= Baroreceptor =

Sensors detecting blood pressure

Baroreceptors (or archaically, pressoreceptors) are stretch receptors that sense blood vessel deformation. The term "baroreceptors" is somewhat a misnomer, since they detect stretch rather than pressure directly. Increases in vessel diameter triggers increased action potential generation rates and provides information to the central nervous system. This sensory information is used primarily in autonomic reflexes that in turn influence cardiac output and vascular smooth muscle to influence vascular resistance. Baroreceptors act immediately as part of a negative feedback system called the baroreflex as soon as there is a change from the usual mean arterial blood pressure, returning the pressure toward a normal level. These reflexes help regulate short-term blood pressure. The solitary nucleus in the medulla oblongata of the brain recognizes changes in the firing rate of action potentials from the baroreceptors, and influences cardiac output and systemic vascular resistance.

Baroreceptors can be divided into two categories based on the type of blood vessel in which they are located: arterial baroreceptors and low-pressure baroreceptors (also known as cardiopulmonary or volume receptors).

==Arterial baroreceptors==

Arterial baroreceptors are located in the carotid sinus (at the bifurcation of common carotid artery into external and internal carotids) and in the aortic arch.
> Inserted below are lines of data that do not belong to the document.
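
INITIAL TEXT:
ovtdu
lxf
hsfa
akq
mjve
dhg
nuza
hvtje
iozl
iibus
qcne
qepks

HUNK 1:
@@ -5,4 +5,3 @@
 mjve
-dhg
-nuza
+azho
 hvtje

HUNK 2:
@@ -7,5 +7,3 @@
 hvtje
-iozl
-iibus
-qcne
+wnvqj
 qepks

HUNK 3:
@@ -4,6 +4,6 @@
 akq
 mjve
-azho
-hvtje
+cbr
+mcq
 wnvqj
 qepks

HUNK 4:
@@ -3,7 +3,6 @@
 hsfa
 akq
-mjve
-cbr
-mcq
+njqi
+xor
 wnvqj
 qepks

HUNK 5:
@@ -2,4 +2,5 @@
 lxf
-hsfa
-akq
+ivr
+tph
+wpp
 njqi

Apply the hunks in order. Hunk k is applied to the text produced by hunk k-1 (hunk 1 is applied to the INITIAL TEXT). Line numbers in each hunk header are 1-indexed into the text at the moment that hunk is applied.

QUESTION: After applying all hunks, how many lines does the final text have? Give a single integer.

Hunk 1: at line 5 remove [dhg,nuza] add [azho] -> 11 lines: ovtdu lxf hsfa akq mjve azho hvtje iozl iibus qcne qepks
Hunk 2: at line 7 remove [iozl,iibus,qcne] add [wnvqj] -> 9 lines: ovtdu lxf hsfa akq mjve azho hvtje wnvqj qepks
Hunk 3: at line 4 remove [azho,hvtje] add [cbr,mcq] -> 9 lines: ovtdu lxf hsfa akq mjve cbr mcq wnvqj qepks
Hunk 4: at line 3 remove [mjve,cbr,mcq] add [njqi,xor] -> 8 lines: ovtdu lxf hsfa akq njqi xor wnvqj qepks
Hunk 5: at line 2 remove [hsfa,akq] add [ivr,tph,wpp] -> 9 lines: ovtdu lxf ivr tph wpp njqi xor wnvqj qepks
Final line count: 9

Answer: 9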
The baroreceptors can identify the changes in both the average blood pressure or the rate of change in pressure with each arterial pulse. Action potentials triggered in the baroreceptor ending are then directly conducted to the brainstem where central terminations (synapses) transmit this information to neurons within the solitary nucleus which lies in the medulla. Reflex responses from such baroreceptor activity can trigger increases or decreases in the heart rate. Arterial baroreceptor sensory endings are simple, splayed nerve endings that lie in the tunica adventitia of the artery. An increase in the mean arterial pressure increases depolarization of these sensory endings, which results in action potentials. These action potentials are conducted to the solitary nucleus in the central nervous system by axons and have a reflex effect on the cardiovascular system through autonomic neurons. Hormone secretions that target the heart and blood vessels are affected by the stimulation of baroreceptors.

At normal resting blood pressures, baroreceptors discharge with each heart beat. If blood pressure falls, such as on orthostatic hypotension or in hypovolaemic shock, baroreceptor firing rate decreases and baroreceptor reflexes act to help restore blood pressure by increasing heart rate. Signals from the carotid baroreceptors are sent via the glossopharyngeal nerve (cranial nerve IX). Signals from the aortic baroreceptors travel through the vagus nerve (cranial nerve X). Carotid sinus baroreceptors are responsive to both increases or decreases in arterial pressure, while aortic arch baroreceptors are only responsive to increases in arterial pressure. Arterial baroreceptors inform reflexes about arterial blood pressure but other stretch receptors in the large veins and right atrium convey information about the low pressure parts of the circulatory system.

Baroreceptors respond very quickly to maintain a stable blood pressure, but their responses diminish with time and thus are most effective for conveying short term changes in blood pressure. In people with essential hypertension the baroreceptors and their reflexes change and function to maintain the elevated blood pressure as if normal. The receptors then become less sensitive to change.

Electrical stimulation of baroreceptors has been found to activate the baroreflex, reducing sympathetic tone throughout the body and thereby reducing blood pressure in patients with resistant hypertension.

==Low-pressure baroreceptors==

The low-pressure baroreceptors are found in large systemic veins, in pulmonary vessels, and in the walls of the right atrium and ventricles of the heart (the atrial volume receptors). The low-pressure baroreceptors are involved with the regulation of blood volume. The blood volume determines the mean pressure throughout the system, in particular in the venous side where most of the blood is held.

The low-pressure baroreceptors have both circulatory and renal effects; they produce changes in hormone secretion, resulting in profound effects on the retention of salt and water; they also influence intake of salt and water. The renal effects allow the receptors to change the long-term mean pressure in the system.

==Baroreceptor dysfunction==
Baroreceptors are integral to the body's function, as pressure changes in the blood vessels would not be detected as quickly in the absence of baroreceptors. When baroreceptors are not working, blood pressure continues to increase, but within an hour, the blood pressure returns to normal as other blood pressure regulatory systems take over.

Baroreceptors can also become oversensitive in some people (usually the carotid baroreceptors in older males). This can lead to bradycardia, dizziness and fainting (syncope) from touching the neck (often whilst shaving). This is an important cause to exclude in men having pre-syncope or syncope symptoms.